Diabetes is a world-wide epidemic which is expanding fast. A huge majority of diabetes (90 %) are caused by un-healthy diet, smoking, alcohol and inertia. This is labelled as Diabetes type 2. A smaller part of the “diabetes-population” are often younger persons with an autoimmune condition called Diabetes type 1.
The World Health Organisation, WHO, estimates the number of individuals with diabetes to be more than 420 million world-wide. Within twenty years the number of people with Diabetes type 2 may double. Furthermore, there is a huge number of undiagnosed diabetes patients that are untreated.
Diabetes type 1 is often onsets at an early age. The main reason is an inability of the pancreas (the Islets of Langerhans) to produce insulin, in turn caused by destroyed/inactive beta-cells in the pancreas. Without insulin, the body’s cells cannot utilise the energy of the sugar.

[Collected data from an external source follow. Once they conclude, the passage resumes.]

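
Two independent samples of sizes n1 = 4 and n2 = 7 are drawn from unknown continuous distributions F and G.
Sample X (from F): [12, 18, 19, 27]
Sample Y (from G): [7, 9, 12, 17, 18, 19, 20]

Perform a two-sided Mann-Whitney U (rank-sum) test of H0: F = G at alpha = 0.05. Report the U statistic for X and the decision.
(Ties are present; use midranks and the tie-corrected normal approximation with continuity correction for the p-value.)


Step 1: Combine and sort all 11 observations; assign midranks.
sorted (value, group): (7,Y), (9,Y), (12,X), (12,Y), (17,Y), (18,X), (18,Y), (19,X), (19,Y), (20,Y), (27,X)
ranks: 7->1, 9->2, 12->3.5, 12->3.5, 17->5, 18->6.5, 18->6.5, 19->8.5, 19->8.5, 20->10, 27->11
Step 2: Rank sum for X: R1 = 3.5 + 6.5 + 8.5 + 11 = 29.5.
Step 3: U_X = R1 - n1(n1+1)/2 = 29.5 - 4*5/2 = 29.5 - 10 = 19.5.
       U_Y = n1*n2 - U_X = 28 - 19.5 = 8.5.
Step 4: Ties are present, so use the tie-corrected normal approximation (with continuity correction) for the p-value.
Step 5: p-value = 0.341391; compare to alpha = 0.05. fail to reject H0.

U_X = 19.5, p = 0.341391, fail to reject H0 at alpha = 0.05.


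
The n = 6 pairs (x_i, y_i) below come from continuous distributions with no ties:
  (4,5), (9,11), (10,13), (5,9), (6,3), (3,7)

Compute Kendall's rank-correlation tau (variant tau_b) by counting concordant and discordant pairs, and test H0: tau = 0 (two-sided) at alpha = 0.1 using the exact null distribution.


Step 1: Enumerate the 15 unordered pairs (i,j) with i<j and classify each by sign(x_j-x_i) * sign(y_j-y_i).
  (1,2):dx=+5,dy=+6->C; (1,3):dx=+6,dy=+8->C; (1,4):dx=+1,dy=+4->C; (1,5):dx=+2,dy=-2->D
  (1,6):dx=-1,dy=+2->D; (2,3):dx=+1,dy=+2->C; (2,4):dx=-4,dy=-2->C; (2,5):dx=-3,dy=-8->C
  (2,6):dx=-6,dy=-4->C; (3,4):dx=-5,dy=-4->C; (3,5):dx=-4,dy=-10->C; (3,6):dx=-7,dy=-6->C
  (4,5):dx=+1,dy=-6->D; (4,6):dx=-2,dy=-2->C; (5,6):dx=-3,dy=+4->D
Step 2: C = 11, D = 4, total pairs = 15.
Step 3: tau = (C - D)/(n(n-1)/2) = (11 - 4)/15 = 0.466667.
Step 4: Exact two-sided p-value (enumerate n! = 720 permutations of y under H0): p = 0.272222.
Step 5: alpha = 0.1. fail to reject H0.

tau_b = 0.4667 (C=11, D=4), p = 0.272222, fail to reject H0.


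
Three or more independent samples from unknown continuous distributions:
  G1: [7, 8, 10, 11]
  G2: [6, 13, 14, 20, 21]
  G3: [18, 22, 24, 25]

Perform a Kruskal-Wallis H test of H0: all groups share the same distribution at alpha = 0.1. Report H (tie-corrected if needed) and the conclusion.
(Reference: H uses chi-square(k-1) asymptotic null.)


Step 1: Combine all N = 13 observations and assign midranks.
sorted (value, group, rank): (6,G2,1), (7,G1,2), (8,G1,3), (10,G1,4), (11,G1,5), (13,G2,6), (14,G2,7), (18,G3,8), (20,G2,9), (21,G2,10), (22,G3,11), (24,G3,12), (25,G3,13)
Step 2: Sum ranks within each group.
R_1 = 14 (n_1 = 4)
R_2 = 33 (n_2 = 5)
R_3 = 44 (n_3 = 4)
Step 3: H = 12/(N(N+1)) * sum(R_i^2/n_i) - 3(N+1)
     = 12/(13*14) * (14^2/4 + 33^2/5 + 44^2/4) - 3*14
     = 0.065934 * 750.8 - 42
     = 7.503297.
Step 4: No ties, so H is used without correction.
Step 5: Under H0, H ~ chi^2(2); p-value = 0.023479.
Step 6: alpha = 0.1. reject H0.

H = 7.5033, df = 2, p = 0.023479, reject H0.


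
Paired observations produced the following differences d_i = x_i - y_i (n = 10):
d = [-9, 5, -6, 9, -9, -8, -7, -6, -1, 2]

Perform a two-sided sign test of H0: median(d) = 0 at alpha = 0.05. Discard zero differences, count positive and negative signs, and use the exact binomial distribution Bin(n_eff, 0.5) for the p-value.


Step 1: Discard zero differences. Original n = 10; n_eff = number of nonzero differences = 10.
Nonzero differences (with sign): -9, +5, -6, +9, -9, -8, -7, -6, -1, +2
Step 2: Count signs: positive = 3, negative = 7.
Step 3: Under H0: P(positive) = 0.5, so the number of positives S ~ Bin(10, 0.5).
Step 4: Two-sided exact p-value = sum of Bin(10,0.5) probabilities at or below the observed probability = 0.343750.
Step 5: alpha = 0.05. fail to reject H0.

n_eff = 10, pos = 3, neg = 7, p = 0.343750, fail to reject H0.


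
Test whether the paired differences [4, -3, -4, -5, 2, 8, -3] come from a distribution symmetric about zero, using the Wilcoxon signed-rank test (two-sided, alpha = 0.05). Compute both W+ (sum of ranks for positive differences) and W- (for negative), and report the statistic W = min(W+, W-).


Step 1: Drop any zero differences (none here) and take |d_i|.
|d| = [4, 3, 4, 5, 2, 8, 3]
Step 2: Midrank |d_i| (ties get averaged ranks).
ranks: |4|->4.5, |3|->2.5, |4|->4.5, |5|->6, |2|->1, |8|->7, |3|->2.5
Step 3: Attach original signs; sum ranks with positive sign and with negative sign.
W+ = 4.5 + 1 + 7 = 12.5
W- = 2.5 + 4.5 + 6 + 2.5 = 15.5
(Check: W+ + W- = 28 should equal n(n+1)/2 = 28.)
Step 4: Test statistic W = min(W+, W-) = 12.5.
Step 5: Ties in |d|, so use the tie-corrected normal approximation.
        E[W] = n(n+1)/4 = 7*8/4 = 14.
        Tie groups: |d|=3 (t=2), |d|=4 (t=2); sum(t^3 - t) = 12.
        Var[W] = n(n+1)(2n+1)/24 - sum(t^3-t)/48 = 840/24 - 12/48 = 34.75.
        z = (W - E[W]) / sqrt(Var[W]) = (12.5 - 14) / 5.8949 = -0.2545.
        Two-sided p = 2*Phi(z) = 0.799143.
Step 6: alpha = 0.05. fail to reject H0.

W+ = 12.5, W- = 15.5, W = min = 12.5, p = 0.799143, fail to reject H0.


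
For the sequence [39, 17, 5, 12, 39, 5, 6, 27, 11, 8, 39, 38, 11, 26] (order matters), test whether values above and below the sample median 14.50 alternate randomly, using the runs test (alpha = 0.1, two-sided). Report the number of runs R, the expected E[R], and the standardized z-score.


Step 1: Compute median = 14.50; label A = above, B = below.
Labels in order: AABBABBABBAABA  (n_A = 7, n_B = 7)
Step 2: Count runs R = 9.
Step 3: Under H0 (random ordering), E[R] = 2*n_A*n_B/(n_A+n_B) + 1 = 2*7*7/14 + 1 = 8.0000.
        Var[R] = 2*n_A*n_B*(2*n_A*n_B - n_A - n_B) / ((n_A+n_B)^2 * (n_A+n_B-1)) = 8232/2548 = 3.2308.
        SD[R] = 1.7974.
Step 4: Continuity-corrected z = (R - 0.5 - E[R]) / SD[R] = (9 - 0.5 - 8.0000) / 1.7974 = 0.2782.
Step 5: Two-sided p-value via normal approximation = 2*(1 - Phi(|z|)) = 0.780879.
Step 6: alpha = 0.1. fail to reject H0.

R = 9, z = 0.2782, p = 0.780879, fail to reject H0.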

The market for Diabetes type 2 consists of several drug families with an estimated, global sales worth of 60 BUSD. The most important are: DPP-4 inhibitors (Dipeptidyl Peptidase-4), GLP-1 receptor antagonists (Glucagon-Like Peptide-1), SGLT-2 (Sodium-Glucose Cotransporter-2) inhibitors and versions of insulin being administered from the outside These treatments have different kinds of mechanism of action. DPP-4 and GLP-1 increase the human production of insulin, while SGLT-2 decreases the levels of glucose in the bloodstream, inhibiting the reabsorption of the sugar.
The drug, Victoza, from Novo Nordisk is the current market leading GLP-1 receptor antagonist – what is commonly called a non-insulin treatment. Present treatments are initially well received by the patients, but over time the effect will diminish, which in turn, calls for a combination of different drugs. Our drug candidate, FOL-014, uses a different mode of action and may become a strong addition to existing therapies.